I know that Dr Phil would tell me to just get up and move, and something will change. But I've been waiting, trying, reading, listening, praying, crying, writing, talking, for more than 10 years with no improvement. I'm just tired of the fight.
I'm told I have an IQ of 131. What good does it do to be intelligent if one cannot make sense out of one's life?
I have read MANY books by authors such as Neale Donald Walsch, Thomas Moore, Dr Wayne Dyer, Deepak Chopra, M Scott Peck, Ken Wilber, Dr Phil, John Bradshaw, Gary Zukav, Clarissa Estes, Caroline Myss, etc, etc, etc. Every one of them took me to the same place in my heart and soul and dropped me like a rock. I cannot make sense out of an apparently pointless struggle.
I cannot give up, I already know too much.
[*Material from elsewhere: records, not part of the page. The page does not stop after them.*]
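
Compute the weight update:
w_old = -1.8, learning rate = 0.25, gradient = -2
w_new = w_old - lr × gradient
w_new = -1.3

w_new = w - η·∂L/∂w = -1.8 - 0.25×(-2) = -1.8 - (-0.5) = -1.3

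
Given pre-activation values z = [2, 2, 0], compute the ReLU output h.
h = [2, 2, 0]

ReLU applied element-wise: max(0,2)=2, max(0,2)=2, max(0,0)=0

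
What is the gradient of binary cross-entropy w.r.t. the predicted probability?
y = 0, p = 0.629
∂L/∂p = 2.695

∂L/∂p = -y/p + (1-y)/(1-p) = 0 + 1/0.371 = 2.695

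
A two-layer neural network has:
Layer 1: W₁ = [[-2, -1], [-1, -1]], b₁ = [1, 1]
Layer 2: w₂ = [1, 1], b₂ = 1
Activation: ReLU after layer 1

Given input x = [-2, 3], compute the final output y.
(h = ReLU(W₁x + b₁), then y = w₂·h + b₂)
y = 3

Layer 1 pre-activation: z₁ = [2, 0]
After ReLU: h = [2, 0]
Layer 2 output: y = 1×2 + 1×0 + 1 = 3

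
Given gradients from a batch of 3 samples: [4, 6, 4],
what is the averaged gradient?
Average gradient = 4.667

Average = (1/3)(4 + 6 + 4) = 14/3 = 4.667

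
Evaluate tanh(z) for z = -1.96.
-0.9611

tanh(-1.96) = (e^(-1.96) - e^(1.96))/(e^(-1.96) + e^(1.96)) = -0.9611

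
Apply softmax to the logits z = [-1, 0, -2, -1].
p = [0.1966, 0.5344, 0.0723, 0.1966]

exp(z) = [0.3679, 1, 0.1353, 0.3679]
Sum = 1.871
p = [0.1966, 0.5344, 0.0723, 0.1966]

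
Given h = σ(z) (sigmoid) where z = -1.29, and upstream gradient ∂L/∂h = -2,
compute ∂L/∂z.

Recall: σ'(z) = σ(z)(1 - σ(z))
∂L/∂z = -0.3385

σ(-1.29) = 0.2159
σ'(-1.29) = σ(-1.29)(1 - σ(-1.29)) = 0.2159 × 0.7841 = 0.1693
∂L/∂z = ∂L/∂h · σ'(z) = -2 × 0.1693 = -0.3385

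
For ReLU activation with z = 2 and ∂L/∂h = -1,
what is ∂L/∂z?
∂L/∂z = -1

h = ReLU(2) = 2
Since z > 0: ∂h/∂z = 1
∂L/∂z = ∂L/∂h · ∂h/∂z = -1 × 1 = -1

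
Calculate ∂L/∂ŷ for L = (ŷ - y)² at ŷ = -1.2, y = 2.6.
∂L/∂ŷ = -7.6

∂L/∂ŷ = 2(ŷ - y) = 2(-1.2 - 2.6) = 2(-3.8) = -7.6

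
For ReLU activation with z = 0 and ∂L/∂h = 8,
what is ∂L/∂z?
∂L/∂z = 0

h = ReLU(0) = 0
At z = 0: ∂h/∂z = 0 (by convention)
∂L/∂z = ∂L/∂h · ∂h/∂z = 8 × 0 = 0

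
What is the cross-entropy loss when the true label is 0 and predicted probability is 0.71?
L = 1.238

L = -0·log(0.71) - 1·log(0.29) = -log(0.29) = 1.238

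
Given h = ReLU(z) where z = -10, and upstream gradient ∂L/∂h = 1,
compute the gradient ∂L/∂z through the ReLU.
∂L/∂z = 0

h = ReLU(-10) = 0
Since z < 0: ∂h/∂z = 0
∂L/∂z = ∂L/∂h · ∂h/∂z = 1 × 0 = 0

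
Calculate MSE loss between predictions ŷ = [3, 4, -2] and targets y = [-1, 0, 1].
MSE = 13.67

MSE = (1/3)((3--1)² + (4-0)² + (-2-1)²) = (1/3)(16 + 16 + 9) = 13.67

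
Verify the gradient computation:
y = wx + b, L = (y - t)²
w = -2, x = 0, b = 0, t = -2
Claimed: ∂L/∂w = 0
Correct

y = (-2)(0) + 0 = 0
∂L/∂y = 2(y - t) = 2(0 - -2) = 4
∂y/∂w = x = 0
∂L/∂w = 4 × 0 = 0

Claimed value: 0
Correct: The correct gradient is 0.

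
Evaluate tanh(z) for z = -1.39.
-0.8832

tanh(-1.39) = (e^(-1.39) - e^(1.39))/(e^(-1.39) + e^(1.39)) = -0.8832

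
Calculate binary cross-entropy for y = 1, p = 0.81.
L = 0.2107

L = -1·log(0.81) - 0·log(0.19) = -log(0.81) = 0.2107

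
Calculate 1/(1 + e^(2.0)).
0.1192

sigmoid(-2.0) = 1/(1 + e^(2.0)) = 1/(1 + 7.389) = 0.1192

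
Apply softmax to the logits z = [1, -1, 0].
p = [0.6652, 0.09, 0.2447]

exp(z) = [2.718, 0.3679, 1]
Sum = 4.086
p = [0.6652, 0.09, 0.2447]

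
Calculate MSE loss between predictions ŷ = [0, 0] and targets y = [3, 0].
MSE = 4.5

MSE = (1/2)((0-3)² + (0-0)²) = (1/2)(9 + 0) = 4.5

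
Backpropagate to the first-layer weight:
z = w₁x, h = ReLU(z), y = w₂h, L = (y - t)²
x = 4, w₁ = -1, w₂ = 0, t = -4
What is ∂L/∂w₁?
∂L/∂w₁ = 0

Forward pass:
z = w₁x = -1×4 = -4
h = ReLU(-4) = 0
y = w₂h = 0×0 = 0

Backward pass:
∂L/∂y = 2(y - t) = 2(0 - -4) = 8
∂y/∂h = w₂ = 0
∂h/∂z = 0 (ReLU derivative)
∂z/∂w₁ = x = 4

∂L/∂w₁ = 8 × 0 × 0 × 4 = 0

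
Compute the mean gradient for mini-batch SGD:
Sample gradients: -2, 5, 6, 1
Average gradient = 2.5

Average = (1/4)(-2 + 5 + 6 + 1) = 10/4 = 2.5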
I cannot keep crawling, I'm too tired.
What now??
Just numb myself the best I can, and keep moving. Until a moment arrives when it is all too much and i cry myself to sleep, so I can get up in the morning and do it all again.
My kids are the only things that keep me going. Their father abandoned them, i cannot do that to them, too. They deserve at least one parent who cares about them. I try to be what i can be for them. It's all i seem to have.
I love music. I am a lyric-head, can recite the lyrics to nearly any 70's tune you can name. Love Justin Hayward. He is my angel voice, telling me
"Don't you know that it's not too late, the time's not past...And even though I tell myself, all is lost, somewhere there's a spark of hope.... somehow, the world keeps turning, promising a better day, somewhere the spark is burning away..."
from "It's Not Too Late", LP: The View From the Hill
I don't always believe him, but it's nice to hear..............
But one cannot live on another's music. It's all just part of the fantasy.
Thanks for listening.....i needed that!!